China's 'Jerusalem' targets party members with religious beliefs

SHANGHAI (AFP) - The city known as China's centre of Christianity, Wenzhou, has launched a crackdown on Communist Party members with religious beliefs, the local government said, following tighter regulation of church buildings.

Wenzhou's party committee said it would expel members who put religious beliefs ahead of ideology in a "rectification" campaign, according to a document posted online on Thursday.

The city, dubbed "China's Jerusalem", is believed to have more than a million Christians.

"Those who lack ideals and beliefs, lose party concepts, do not have the qualifications for party members (and) will resolutely be expelled," the document said.

China's ruling party is officially atheist and bans its members from belief in any religion

Last year, Wenzhou authorities demolished the Sanjiang Church, following government claims that it was an illegal structure.

Authorities have also removed crosses from churches across Zhejiang province, which includes Wenzhou, and plan to limit the size of crosses on religious buildings.

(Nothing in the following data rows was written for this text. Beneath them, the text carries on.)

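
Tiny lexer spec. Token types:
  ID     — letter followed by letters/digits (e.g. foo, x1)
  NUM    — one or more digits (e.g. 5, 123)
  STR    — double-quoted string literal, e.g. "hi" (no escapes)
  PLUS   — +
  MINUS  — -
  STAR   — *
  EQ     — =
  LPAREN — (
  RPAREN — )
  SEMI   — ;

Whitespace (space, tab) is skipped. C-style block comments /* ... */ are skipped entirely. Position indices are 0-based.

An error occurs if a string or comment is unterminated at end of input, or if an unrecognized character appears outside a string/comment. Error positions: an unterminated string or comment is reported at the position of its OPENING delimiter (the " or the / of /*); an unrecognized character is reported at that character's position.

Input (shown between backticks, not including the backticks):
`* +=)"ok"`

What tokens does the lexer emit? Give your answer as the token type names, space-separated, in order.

pos=0: emit STAR '*'
pos=2: emit PLUS '+'
pos=3: emit EQ '='
pos=4: emit RPAREN ')'
pos=5: enter STRING mode
pos=5: emit STR "ok" (now at pos=9)
DONE. 5 tokens: [STAR, PLUS, EQ, RPAREN, STR]

Answer: STAR PLUS EQ RPAREN STR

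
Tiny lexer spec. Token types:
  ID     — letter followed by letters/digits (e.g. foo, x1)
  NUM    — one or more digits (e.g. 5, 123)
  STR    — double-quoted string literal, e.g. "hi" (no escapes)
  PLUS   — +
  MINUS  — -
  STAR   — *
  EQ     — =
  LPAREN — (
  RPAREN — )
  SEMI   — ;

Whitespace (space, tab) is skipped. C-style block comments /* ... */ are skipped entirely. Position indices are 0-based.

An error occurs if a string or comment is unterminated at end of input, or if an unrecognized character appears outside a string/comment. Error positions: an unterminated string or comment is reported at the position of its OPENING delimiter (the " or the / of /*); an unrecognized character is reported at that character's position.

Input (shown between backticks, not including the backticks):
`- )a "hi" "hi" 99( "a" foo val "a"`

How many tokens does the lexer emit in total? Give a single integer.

pos=0: emit MINUS '-'
pos=2: emit RPAREN ')'
pos=3: emit ID 'a' (now at pos=4)
pos=5: enter STRING mode
pos=5: emit STR "hi" (now at pos=9)
pos=10: enter STRING mode
pos=10: emit STR "hi" (now at pos=14)
pos=15: emit NUM '99' (now at pos=17)
pos=17: emit LPAREN '('
pos=19: enter STRING mode
pos=19: emit STR "a" (now at pos=22)
pos=23: emit ID 'foo' (now at pos=26)
pos=27: emit ID 'val' (now at pos=30)
pos=31: enter STRING mode
pos=31: emit STR "a" (now at pos=34)
DONE. 11 tokens: [MINUS, RPAREN, ID, STR, STR, NUM, LPAREN, STR, ID, ID, STR]

Answer: 11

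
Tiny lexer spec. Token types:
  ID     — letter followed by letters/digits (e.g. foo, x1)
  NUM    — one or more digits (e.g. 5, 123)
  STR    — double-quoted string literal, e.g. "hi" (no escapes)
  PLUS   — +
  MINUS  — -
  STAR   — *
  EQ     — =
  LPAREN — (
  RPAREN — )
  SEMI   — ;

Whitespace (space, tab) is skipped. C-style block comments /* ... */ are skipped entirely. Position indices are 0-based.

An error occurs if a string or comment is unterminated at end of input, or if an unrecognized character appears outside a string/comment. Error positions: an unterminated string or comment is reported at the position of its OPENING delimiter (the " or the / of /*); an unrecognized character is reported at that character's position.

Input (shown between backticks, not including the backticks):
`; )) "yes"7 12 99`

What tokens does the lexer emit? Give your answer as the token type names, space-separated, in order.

Answer: SEMI RPAREN RPAREN STR NUM NUM NUM

Derivation:
pos=0: emit SEMI ';'
pos=2: emit RPAREN ')'
pos=3: emit RPAREN ')'
pos=5: enter STRING mode
pos=5: emit STR "yes" (now at pos=10)
pos=10: emit NUM '7' (now at pos=11)
pos=12: emit NUM '12' (now at pos=14)
pos=15: emit NUM '99' (now at pos=17)
DONE. 7 tokens: [SEMI, RPAREN, RPAREN, STR, NUM, NUM, NUM]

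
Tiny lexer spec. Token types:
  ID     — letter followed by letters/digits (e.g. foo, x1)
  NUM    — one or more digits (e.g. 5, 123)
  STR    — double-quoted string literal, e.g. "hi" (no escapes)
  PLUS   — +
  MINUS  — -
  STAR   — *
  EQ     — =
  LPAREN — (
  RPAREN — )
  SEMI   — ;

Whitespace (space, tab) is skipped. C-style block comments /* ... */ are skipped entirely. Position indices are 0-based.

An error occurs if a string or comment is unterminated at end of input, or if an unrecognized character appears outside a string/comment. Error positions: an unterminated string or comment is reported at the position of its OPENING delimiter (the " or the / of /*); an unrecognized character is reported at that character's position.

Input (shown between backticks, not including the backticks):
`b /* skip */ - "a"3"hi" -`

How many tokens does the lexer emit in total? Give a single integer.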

The Wenzhou party committee said a "small number" of Communist officials were engaged in religious worship, particularly in the city's education and public health sectors, but gave no details.

The Communist Party keeps tight control over religion for fear it could challenge its grip on power, requiring believers to worship in places approved by the state and under government supervision.

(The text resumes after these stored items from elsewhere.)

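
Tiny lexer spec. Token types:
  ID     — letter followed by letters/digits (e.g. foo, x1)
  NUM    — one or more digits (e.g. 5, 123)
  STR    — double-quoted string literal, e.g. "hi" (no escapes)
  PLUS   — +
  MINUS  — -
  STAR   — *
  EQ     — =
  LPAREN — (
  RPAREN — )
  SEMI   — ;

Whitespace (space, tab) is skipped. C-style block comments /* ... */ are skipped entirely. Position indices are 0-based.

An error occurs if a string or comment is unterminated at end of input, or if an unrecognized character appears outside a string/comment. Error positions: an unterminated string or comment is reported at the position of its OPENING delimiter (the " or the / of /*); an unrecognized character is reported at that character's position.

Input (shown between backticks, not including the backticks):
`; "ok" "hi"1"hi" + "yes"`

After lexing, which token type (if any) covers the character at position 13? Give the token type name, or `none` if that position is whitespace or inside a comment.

pos=0: emit SEMI ';'
pos=2: enter STRING mode
pos=2: emit STR "ok" (now at pos=6)
pos=7: enter STRING mode
pos=7: emit STR "hi" (now at pos=11)
pos=11: emit NUM '1' (now at pos=12)
pos=12: enter STRING mode
pos=12: emit STR "hi" (now at pos=16)
pos=17: emit PLUS '+'
pos=19: enter STRING mode
pos=19: emit STR "yes" (now at pos=24)
DONE. 7 tokens: [SEMI, STR, STR, NUM, STR, PLUS, STR]
Position 13: char is 'h' -> STR

Answer: STR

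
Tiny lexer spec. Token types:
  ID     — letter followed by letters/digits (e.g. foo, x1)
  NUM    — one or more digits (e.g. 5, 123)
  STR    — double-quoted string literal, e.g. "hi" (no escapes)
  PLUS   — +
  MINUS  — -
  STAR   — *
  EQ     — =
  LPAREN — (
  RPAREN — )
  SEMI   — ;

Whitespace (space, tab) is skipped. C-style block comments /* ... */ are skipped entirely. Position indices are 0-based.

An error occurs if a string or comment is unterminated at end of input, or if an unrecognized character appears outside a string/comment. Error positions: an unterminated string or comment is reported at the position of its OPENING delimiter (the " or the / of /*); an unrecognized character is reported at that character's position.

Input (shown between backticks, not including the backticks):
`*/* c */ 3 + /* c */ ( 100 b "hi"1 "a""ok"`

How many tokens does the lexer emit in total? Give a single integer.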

Activists fear a year-long campaign by Zhejiang to crack down on churches it deems to be violating building codes is part of a wider move targeting religious worship.

The state-linked China Christian Council estimates that the country has around 20 million Christians, excluding Catholics.

But the true number of worshippers could be higher, at least 40 million to 60 million, according to some estimates, as some pray at "underground" or "house" churches which seek to exist outside government control.